Here is the sequence equation I am given: $$ a_{k+1} = \frac{1}{2}\left( a_k+ \frac{n}{a_k} \right) $$ I am also given $n = 50$ and $a_0 = 7$.

This is what I calculated: $$ a_1 = \frac{99}{14}, \quad a_2 = \frac{19601}{2772}, \quad a_3 = \frac{54608393}{7722793}. $$

At the end I am supposed to state the order of magnitude of the difference $\sqrt{n} - a_3$.

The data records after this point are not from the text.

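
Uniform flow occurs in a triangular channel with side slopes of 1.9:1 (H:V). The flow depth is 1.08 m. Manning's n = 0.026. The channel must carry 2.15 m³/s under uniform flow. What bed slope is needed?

S = 0.0017

For a triangular section with side slope z = 1.9: A = zy² = 1.9×1.08² = 2.216 m²; P = 2y√(1+z²) = 2×1.08×2.147 = 4.638 m.
Hydraulic radius R = A/P = 2.216/4.638 = 0.4779 m.
From Manning's equation, S = [nQ / (1 A R^(2/3))]² = [0.026 × 2.15 / (1 × 2.216 × 0.4779^(2/3))]² = 0.0017.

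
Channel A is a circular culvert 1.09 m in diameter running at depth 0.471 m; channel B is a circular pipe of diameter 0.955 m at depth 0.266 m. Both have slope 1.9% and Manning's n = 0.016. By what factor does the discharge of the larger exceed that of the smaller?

Channel A: For a circular section of diameter D = 1.09 m at depth y = 0.471 m, the central angle is θ = 2 arccos(1 − 2y/D) = 2.869 rad. Then A = (D²/8)(θ − sin θ) = 0.3862 m² and P = Dθ/2 = 1.564 m. Hydraulic radius R = A/P = 0.3862/1.564 = 0.2469 m. Q_A = (1/0.016)·0.3862·0.2469^(2/3)·√0.019 = 1.309 m³/s.
Channel B: For a circular section of diameter D = 0.955 m at depth y = 0.266 m, the central angle is θ = 2 arccos(1 − 2y/D) = 2.224 rad. Then A = (D²/8)(θ − sin θ) = 0.163 m² and P = Dθ/2 = 1.062 m. Hydraulic radius R = A/P = 0.163/1.062 = 0.1535 m. Q_B = (1/0.016)·0.163·0.1535^(2/3)·√0.019 = 0.4025 m³/s.
The larger discharge is 1.309 m³/s and the smaller is 0.4025 m³/s; the ratio is 3.25.

3.25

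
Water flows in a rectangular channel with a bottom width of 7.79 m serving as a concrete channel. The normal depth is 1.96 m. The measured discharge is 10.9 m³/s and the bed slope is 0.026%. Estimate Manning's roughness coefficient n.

Flow area A = b·y = 7.79 × 1.96 = 15.27 m². Wetted perimeter P = b + 2y = 7.79 + 2×1.96 = 11.71 m.
Hydraulic radius R = A/P = 15.27/11.71 = 1.304 m.
Rearranging Manning's equation: n = (1/Q) A R^(2/3) S^(1/2) = (1/10.9) × 15.27 × 1.304^(2/3) × √0.00026 = 0.027.

n = 0.027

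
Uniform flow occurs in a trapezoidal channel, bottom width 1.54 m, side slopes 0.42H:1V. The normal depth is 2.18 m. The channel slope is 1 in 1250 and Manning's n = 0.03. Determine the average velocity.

V = 0.849 m/s

With bottom width b = 1.54 m and side slope z = 0.42: A = (b + zy)y = (1.54 + 0.42×2.18)×2.18 = 5.353 m²; P = b + 2y√(1+z²) = 1.54 + 2×2.18×1.085 = 6.269 m.
Hydraulic radius R = A/P = 5.353/6.269 = 0.8539 m.
From Manning's equation, V = (1/n) R^(2/3) S^(1/2) = (1/0.03) × 0.8539^(2/3) × 0.0008^(1/2) = 0.849 m/s.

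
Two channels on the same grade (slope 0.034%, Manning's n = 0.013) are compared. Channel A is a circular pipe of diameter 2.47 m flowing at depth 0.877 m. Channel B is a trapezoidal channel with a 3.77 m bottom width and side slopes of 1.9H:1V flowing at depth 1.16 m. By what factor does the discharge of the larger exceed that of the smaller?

Channel A: For a circular section of diameter D = 2.47 m at depth y = 0.877 m, the central angle is θ = 2 arccos(1 − 2y/D) = 2.553 rad. Then A = (D²/8)(θ − sin θ) = 1.524 m² and P = Dθ/2 = 3.153 m. Hydraulic radius R = A/P = 1.524/3.153 = 0.4833 m. Q_A = (1/0.013)·1.524·0.4833^(2/3)·√0.00034 = 1.331 m³/s.
Channel B: With bottom width b = 3.77 m and side slope z = 1.9: A = (b + zy)y = (3.77 + 1.9×1.16)×1.16 = 6.93 m²; P = b + 2y√(1+z²) = 3.77 + 2×1.16×2.147 = 8.751 m. Hydraulic radius R = A/P = 6.93/8.751 = 0.7919 m. Q_B = (1/0.013)·6.93·0.7919^(2/3)·√0.00034 = 8.413 m³/s.
The larger discharge is 8.413 m³/s and the smaller is 1.331 m³/s; the ratio is 6.32.

6.32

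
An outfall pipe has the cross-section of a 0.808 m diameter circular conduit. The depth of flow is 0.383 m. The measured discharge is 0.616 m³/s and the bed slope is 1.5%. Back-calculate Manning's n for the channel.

n = 0.016

For a circular section of diameter D = 0.808 m at depth y = 0.383 m, the central angle is θ = 2 arccos(1 − 2y/D) = 3.038 rad. Then A = (D²/8)(θ − sin θ) = 0.2394 m² and P = Dθ/2 = 1.227 m.
Hydraulic radius R = A/P = 0.2394/1.227 = 0.1951 m.
Rearranging Manning's equation: n = (1/Q) A R^(2/3) S^(1/2) = (1/0.616) × 0.2394 × 0.1951^(2/3) × √0.015 = 0.016.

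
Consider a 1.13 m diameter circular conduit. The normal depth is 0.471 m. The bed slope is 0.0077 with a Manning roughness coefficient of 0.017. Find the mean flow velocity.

V = 2.05 m/s

For a circular section of diameter D = 1.13 m at depth y = 0.471 m, the central angle is θ = 2 arccos(1 − 2y/D) = 2.807 rad. Then A = (D²/8)(θ − sin θ) = 0.3957 m² and P = Dθ/2 = 1.586 m.
Hydraulic radius R = A/P = 0.3957/1.586 = 0.2495 m.
From Manning's equation, V = (1/n) R^(2/3) S^(1/2) = (1/0.017) × 0.2495^(2/3) × 0.0077^(1/2) = 2.05 m/s.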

So for this problem: $\sqrt{50} - \frac {54608393}{7722793}$

But when I plug it into excel I get $0.00$ repeating zeros no matter how far I go. How can there be no error? Am I doing the formula wrong or am I doing something in excel wrong? Thank you in advance for any help.

Answer 1

Excel does floating-point arithmetic with limited precision. Evidently it evaluates $\sqrt{50}$ and $54608393/7722793$ to the same floating-point number.

You could try Wolfram Alpha.

Answer 2

Note that the $a_n$ are the iterations obtained by applying Newton's method to solve $f(x) = 0$ where $f(x) = x^2-n$. Hence $f(\sqrt{n}) = 0$, and the update rule becomes $a_{n+1} = a_n - { f(a_n) \over f'(a_n)}$.

Note that $f(a_n)-f(\sqrt{n}) = f'(\sqrt{n})(a_n-\sqrt{n})+ {1 \over 2} f''(\xi_n)(a_n-\sqrt{n})^2$ and so ${f(a_n)-f(\sqrt{n}) \over f'(\sqrt{n})} = a_n-\sqrt{n} +{1 \over \sqrt{n}} (a_n-\sqrt{n})^2$, and so using the update formula (and a little rearranging of the formula), we get $(a_{n+1}-\sqrt{n}) = -{1 \over \sqrt{n}} (a_n-\sqrt{n})^2$.

Using Excel, we get $\sqrt{50}-a_2 \approx -10^{-8}$, hence the previous formula shows that $\sqrt{50}-a_3 \approx -{1 \over \sqrt{50}} 10^{-16}$.

Generally, Newton converges quadratically, and so near a solution, the precision of the answer doubles each iteration.